Allons-nous laisser un cigarettier racheter des entreprises pharmaceutiques sans réagir ?

Devons-nous nous assister sans réagir aux stratégies des grands cigarettiers, mises en œuvre pour pénétrer le secteur des soins de santé curatifs et s'assurer une place lors des débats ou négociations dans le domaine de la santé ?

Allons-nous laisser un cigarettier racheter des entreprises pharmaceutiques sans réagir ?
© MAETERLINCK
Contribution externe

Une carte blanche de Suzanne Gabriels, experte en prévention du tabagisme à la Fondation contre le Cancer.

Le 9 juillet, nous avons appris que le fabricant de cigarettes Philip Morris International (PMI) a l’intention de racheter l’entreprise pharmaceutique britannique Vectura pour près d'un milliard d'euros. Vectura développe des inhalateurs et des nébuliseurs pour les fabricants de médicaments. Les 200 scientifiques qui travaillent actuellement chez Vectura seraient ainsi employés par un cigarettier qui provoque des maladies pour vendre ensuite des inhalateurs délivrant des médicaments pour le traitement d’affections broncho-pulmonaires. PMI réussirait ainsi à faire coup double ! D'importantes organisations de santé britanniques, telles que Cancer Research UK, Asthma UK et British Lung Foundation, appellent le gouvernement britannique à s’opposer à ce rachat.

Une semaine auparavant, PMI avait déjà racheté la société danoise Fertin Pharma.

L'entreprise familiale Fertin, qui commercialisait au départ des chewing-gums, a élargi sa gamme avec des chewing-gums à la nicotine – un produit d’aide au sevrage tabagique – et des compléments de vitamines. Grâce à ce rachat, PMI se retrouve en position de force pour inciter les consommateurs à utiliser toutes sortes de nouveaux produits à la nicotine. Verrons-nous bientôt apparaître des aliments de luxe contenant de la nicotine ? Voire des produits de phytothérapie à base de nicotine ? Espérons que le ministre Vandenbroucke s’y opposera !

Les ambitions et stratégies des cigarettiers

Les présentations lors du PMI Investor Day 2021 permettent de déduire les ambitions à court terme de PMI. D'une part, pénétrer le marché du « bien-être » avec des produits à base de plantes qui favorisent le sommeil, la concentration ou la détente ou aident à retrouver de l’énergie. D'autre part, proposer des dispositifs d’inhalation pour le traitement d’affections broncho-pulmonaires aiguës ou contre des effets secondaires.

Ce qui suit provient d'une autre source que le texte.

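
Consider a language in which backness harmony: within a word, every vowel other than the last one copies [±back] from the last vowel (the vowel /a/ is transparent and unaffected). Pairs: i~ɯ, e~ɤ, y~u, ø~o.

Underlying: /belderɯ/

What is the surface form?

/e/ harmonizes with /ɯ/ ([+back]) → [ɤ]
/e/ harmonizes with /ɯ/ ([+back]) → [ɤ]

[bɤldɤrɯ]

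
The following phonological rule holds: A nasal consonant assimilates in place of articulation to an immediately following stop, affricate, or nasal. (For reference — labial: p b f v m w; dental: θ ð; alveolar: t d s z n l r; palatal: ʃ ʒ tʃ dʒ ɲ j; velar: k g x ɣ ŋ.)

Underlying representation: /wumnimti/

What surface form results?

[wunninti]

/m/ before /n/ (alveolar) → [n]
/m/ before /t/ (alveolar) → [n]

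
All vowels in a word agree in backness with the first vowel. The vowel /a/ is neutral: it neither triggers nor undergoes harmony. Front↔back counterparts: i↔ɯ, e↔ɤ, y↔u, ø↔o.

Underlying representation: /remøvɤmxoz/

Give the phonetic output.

[remøvemxøz]

/ɤ/ harmonizes with /e/ ([-back]) → [e]
/o/ harmonizes with /e/ ([-back]) → [ø]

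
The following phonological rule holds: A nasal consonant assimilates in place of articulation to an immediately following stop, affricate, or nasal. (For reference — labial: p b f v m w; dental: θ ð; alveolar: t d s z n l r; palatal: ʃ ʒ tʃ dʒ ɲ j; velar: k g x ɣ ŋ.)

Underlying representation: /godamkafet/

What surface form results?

[godaŋkafet]

/m/ before /k/ (velar) → [ŋ]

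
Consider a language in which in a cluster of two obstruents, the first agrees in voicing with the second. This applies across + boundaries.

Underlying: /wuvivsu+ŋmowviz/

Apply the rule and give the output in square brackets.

/v/ before /s/ (voiceless) → [f]

[wuvifsu+ŋmowviz]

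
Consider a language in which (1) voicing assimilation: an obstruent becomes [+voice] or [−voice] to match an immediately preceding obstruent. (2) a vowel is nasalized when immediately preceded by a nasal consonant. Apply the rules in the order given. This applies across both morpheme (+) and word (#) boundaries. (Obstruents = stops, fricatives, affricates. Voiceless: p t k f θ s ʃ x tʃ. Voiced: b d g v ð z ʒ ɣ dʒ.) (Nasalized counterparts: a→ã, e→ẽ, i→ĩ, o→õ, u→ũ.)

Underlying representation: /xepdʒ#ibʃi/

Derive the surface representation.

Rule 1: /dʒ/ after /p/ (voiceless) → [tʃ]
Rule 1: /ʃ/ after /b/ (voiced) → [ʒ]
After rule 1: xeptʃ#ibʒi
Rule 2: no segment meets the rule's conditions; no change.

[xeptʃ#ibʒi]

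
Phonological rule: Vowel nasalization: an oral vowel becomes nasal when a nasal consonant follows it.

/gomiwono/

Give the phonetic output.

/o/ before nasal /m/ → [õ]
/o/ before nasal /n/ → [õ]

[gõmiwõno]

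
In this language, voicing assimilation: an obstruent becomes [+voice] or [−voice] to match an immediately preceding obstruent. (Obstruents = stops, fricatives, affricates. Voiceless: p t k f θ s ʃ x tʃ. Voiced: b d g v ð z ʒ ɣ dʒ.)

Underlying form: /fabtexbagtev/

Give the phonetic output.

[fabdexpagdev]

/t/ after /b/ (voiced) → [d]
/b/ after /x/ (voiceless) → [p]
/t/ after /g/ (voiced) → [d]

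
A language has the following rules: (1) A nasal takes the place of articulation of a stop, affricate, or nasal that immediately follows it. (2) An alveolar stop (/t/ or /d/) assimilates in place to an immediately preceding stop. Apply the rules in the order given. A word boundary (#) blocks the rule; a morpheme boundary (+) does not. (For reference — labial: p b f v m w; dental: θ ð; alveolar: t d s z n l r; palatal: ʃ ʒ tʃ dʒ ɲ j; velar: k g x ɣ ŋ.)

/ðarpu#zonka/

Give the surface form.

Rule 1: /n/ before /k/ (velar) → [ŋ]
After rule 1: ðarpu#zoŋka
Rule 2: no segment meets the rule's conditions; no change.

[ðarpu#zoŋka]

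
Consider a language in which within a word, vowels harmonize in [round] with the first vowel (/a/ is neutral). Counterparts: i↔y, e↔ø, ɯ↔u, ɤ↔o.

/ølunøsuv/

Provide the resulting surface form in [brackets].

[ølunøsuv]

no segment meets the rule's conditions; no change.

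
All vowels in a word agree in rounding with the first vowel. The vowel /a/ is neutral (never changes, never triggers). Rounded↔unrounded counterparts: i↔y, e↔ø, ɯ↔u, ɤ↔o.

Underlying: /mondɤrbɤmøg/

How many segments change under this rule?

/ɤ/ harmonizes with /o/ ([+round]) → [o]
/ɤ/ harmonizes with /o/ ([+round]) → [o]
2 segments change.

2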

Devons-nous nous assister sans réagir aux stratégies des grands cigarettiers, mises en œuvre pour pénétrer le secteur des soins de santé curatifs et s'assurer une place lors des débats ou négociations dans le domaine de la santé ? Big Tobacco influence les décisions et les stratégies en matière de santé publique depuis un certain temps déjà. En commençant par manipuler la recherche. L'Université de Bath vient de publier une étude intéressante intitulée : « Comment les grandes entreprises influencent la science et quel est ici leur objectif ? ». On sait bien que les fabricants de tabac utilisent la science pour dissimuler les dommages qu'ils infligent à la santé, mais aussi pour contourner différentes réglementations gouvernementales.

Le monde est interconnecté. En témoignent les inondations dans notre pays, liées au réchauffement climatique. Mais ce phénomène se manifeste aussi au niveau de la santé et des soins de santé : un virus peut paralyser le monde entier. Et les produits de phytothérapie et les médicaments peuvent devenir un moyen de marchandage pour contourner des législations strictes.

Pouvons-nous attendre de nos politiciens qu'ils arment notre société contre de tels maux ? Peut-être, mais ils devront alors faire preuve de toute urgence d’un grand sens de l’innovation. Pour protéger notre santé et nos soins de santé, la Fondation contre le Cancer a une excellente suggestion : prévoir chez les cigarettiers un prélèvement à la base pour compenser les dommages qu'ils causent à la santé. Une telle mesure permettrait de financer des projets de recherche indépendante, de prendre en charge le coût croissant des maladies liées au tabagisme et, enfin, de miser davantage sur la prévention et l’accompagnement au sevrage tabagique. En matière d'environnement, le principe « pollueur-payeur » prévaut. Ce principe doit être étendu au domaine de la santé : ceux qui causent des dommages doivent payer, plutôt que d’être doublement gagnants.

Un tel prélèvement empêchera-t-il la conclusion de gros contrats comme ceux passés entre PMI et Fertin Pharma ou Vectura ? Non, mais cela montrerait clairement que nous ne voulons plus rester les bras croisés pendant que les grandes entreprises de tabac détruisent la vie et ruinent la qualité de vie de tant de personnes.